Testing and validation of a new state-of-the-art erosion control technology in multiphase flow

Abstract

Raw petroleum products are produced at on and offshore production wells. Piping systems are used to transport these products to refineries. During this process, erosion of transportation infrastructures because of sand particles entrained in produced fluids presents a challenge that results in equipment failure, production downtime, unplanned maintenance, and safety concerns. Erosion-resistant coatings, reduction of flowrates, and replacement of piping components are traditional controls to manage erosion.
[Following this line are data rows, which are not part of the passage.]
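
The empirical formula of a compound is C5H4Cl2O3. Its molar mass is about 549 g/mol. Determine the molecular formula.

C15H12Cl6O9

Empirical-formula mass = 182.98 g/mol
n = 549 / 182.98 = 3.00 ≈ 3
Molecular formula = (C5H4Cl2O3)3 = C15H12Cl6O9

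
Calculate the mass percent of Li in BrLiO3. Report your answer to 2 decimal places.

5.15%

Molar mass = 1(79.90) + 1(6.94) + 3(16.00) = 134.840 g/mol
Mass of Li per mole = 1 × 6.94 = 6.940 g
% Li = 6.940 / 134.840 × 100 = 5.15%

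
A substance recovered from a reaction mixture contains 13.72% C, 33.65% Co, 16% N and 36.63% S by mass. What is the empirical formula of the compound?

C2CoN2S2

Assume 100 g: 13.72 g C, 33.65 g Co, 16 g N, 36.63 g S.
n(C) = 13.72/12.01 = 1.142, n(Co) = 33.65/58.93 = 0.571, n(N) = 16/14.01 = 1.142, n(S) = 36.63/32.07 = 1.142
Smallest is Co at 0.571 mol; normalising gives C 2.001, Co 1.000, N 2.000, S 2.000
Ratio ≈ 2:1:2:2, so the empirical formula is C2CoN2S2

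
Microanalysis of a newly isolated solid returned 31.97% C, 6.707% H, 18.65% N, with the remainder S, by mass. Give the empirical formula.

C2H5NS

Assume 100 g: 31.97 g C, 6.707 g H, 18.65 g N, 42.673 g S.
n(C) = 31.97/12.01 = 2.662, n(H) = 6.707/1.008 = 6.654, n(N) = 18.65/14.01 = 1.331, n(S) = 42.673/32.07 = 1.331
Smallest is S at 1.331 mol; normalising gives C 2.001, H 5.001, N 1.000, S 1.000
≈ 2:5:1:1 → C2H5NS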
In this work, an innovative erosion control technology (ECT) is proposed which conditions the flow in such a way that most sand particles are captured and re-directed to avoid direct impact of particles with geometries. Hence this solution is based on fluid dynamics rather than focusing on the typical material improvement approach. ECT is a pipe insert used for flow conditioning. The effect of ECT on erosion for a 90-degree standard elbow in the annular flow has been investigated because erosion is more severe in gas dominated multiphase flows such as annular and mist flows than liquid dominated bubbly and slug flows. Flow visualizations, paint-removal studies, and multiphase erosion experiments are performed to verify the effectiveness of ECT. Flow visualization studies show that ECT has been successful in conditioning the flow. Sand particles within the gas core have been captured and re-directed towards the liquid film. Paint removal studies show no removal of paint at high flow velocities of 20–30 m/s. Finally, thickness loss results show a significant reduction in erosion magnitude by a factor of more than 10. Hence, ECT was successful in a significant reduction of erosion in real-time.